Comment 8 W. Trevor King 2021-12-06 19:46:44 UTC
Checking a 4.7 -> ... -> 4.10 run, now that the third PR is in [1,2].  It has Jack's map-nil fix:

  $ curl -s https://gcsweb-ci.apps.ci.l2s4.p1.openshiftapps.com/gcs/origin-ci-test/logs/release-openshift-origin-installer-e2e-aws-upgrade-4.7-to-4.8-to-4.9-to-4.10-ci/1467585900341891072/artifacts/release/artifacts/release-images-latest | jq -r '.spec.tags[] | select(.name == "tests").annotations["io.openshift.build.commit.id"]'
  bc643fa990bef62359eeaf8c54e1aa475f642193
  $ git --no-pager log --oneline -1 bc643fa990bef62359eeaf8c54e1aa475f642193
  bc643fa990 Merge pull request #26668 from jottofar/check-for-nil-map

But there's still a failure due to an DNS/networking hiccup:

  $ curl -s https://storage.googleapis.com/origin-ci-test/logs/release-openshift-origin-installer-e2e-aws-upgrade-4.7-to-4.8-to-4.9-to-4.10-ci/1467585900341891072/build-log.txt | grep FAIL:
  Dec  6 00:00:10.440: FAIL: Error accessing configmap openshift-config-managed/admin-gates: Get "https://api.ci-op-g2m38jp7-eafe9.origin-ci-int-aws.dev.rhcloud.com:6443/api/v1/namespaces/openshift-config-managed/configmaps/admin-gates": dial tcp: lookup api.ci-op-g2m38jp7-eafe9.origin-ci-int-aws.dev.rhcloud.com on 172.30.0.10:53: no such host

We may want to relax the test-case a bit so that it comes back and tries again when that sort of thing happens, instead of calling framework.Fail.

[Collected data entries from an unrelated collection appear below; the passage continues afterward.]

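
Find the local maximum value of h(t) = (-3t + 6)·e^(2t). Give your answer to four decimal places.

Differentiating with the product rule gives h'(t) = (-6t + 9)·e^(2t). Since e^(2t) > 0, the only critical point is t = 3/2.
h''(3/2) has the same sign as -6 < 0, so this is a local maximum.
h(3/2) = (3/2)·e^(3) ≈ 30.1283.

30.1283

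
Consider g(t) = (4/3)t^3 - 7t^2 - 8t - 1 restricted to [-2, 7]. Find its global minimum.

-179/3

Differentiating, g'(t) = 4t^2 - 14t - 8; which vanishes at t = -1/2 and t = 4.
Evaluating at the critical points and endpoints: g(-2) = -71/3; g(-1/2) = 13/12; g(4) = -179/3; g(7) = 172/3.
The minimum over the interval is -179/3, attained at t = 4.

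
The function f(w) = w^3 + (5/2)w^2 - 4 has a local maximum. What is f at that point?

f'(w) = 3w^2 + 5w. Setting f'(w) = 0 gives w ∈ {-5/3, 0}.
f''(w) = 6w + 5. f''(-5/3) = -5 < 0 ⇒ local maximum; f''(0) = 5 > 0 ⇒ local minimum.
Thus f has its local maximum at w = -5/3, with value -91/54.

-91/54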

[1]: https://testgrid.k8s.io/redhat-openshift-ocp-release-4.10-informing#release-openshift-origin-installer-e2e-aws-upgrade-4.7-to-4.8-to-4.9-to-4.10-ci
[2]: https://prow.ci.openshift.org/view/gs/origin-ci-test/logs/release-openshift-origin-installer-e2e-aws-upgrade-4.7-to-4.8-to-4.9-to-4.10-ci/1467585900341891072

Comment 9 W. Trevor King 2021-12-06 19:50:00 UTC
The failures mentioned in comment 6 are from adminack.go line 193, and that's the nil-map thing Jack's fixed in master in origin#26668:

$ git cat-file -p origin/release-4.9:test/extended/util/adminack.go | grep -n . | grep -5 ^193:
188:func setAdminGate(ctx context.Context, gateName string, gateValue string, oc *CLI) string {
189:    ackCm, errMsg := getAdminAcksConfigMap(ctx, oc)
190:    if len(errMsg) != 0 {
191:            framework.Failf(errMsg)
192:    }
193:    ackCm.Data[gateName] = gateValue
194:    _, err := oc.AdminKubeClient().CoreV1().ConfigMaps("openshift-config").Update(ctx, ackCm, metav1.UpdateOptions{})
195:    if err != nil {
196:            return fmt.Sprintf("Unable to update configmap openshift-config/admin-acks, err=%v.", err)
197:    }
198:    return ""

Comment 10 W. Trevor King 2021-12-07 23:36:32 UTC
I'm punting the "no such host" hiccup from comment 8 to follow up work, and marking this CLOSED CURRENTRELEASE based on the other changes it made fixing issues we had been seeing in CI.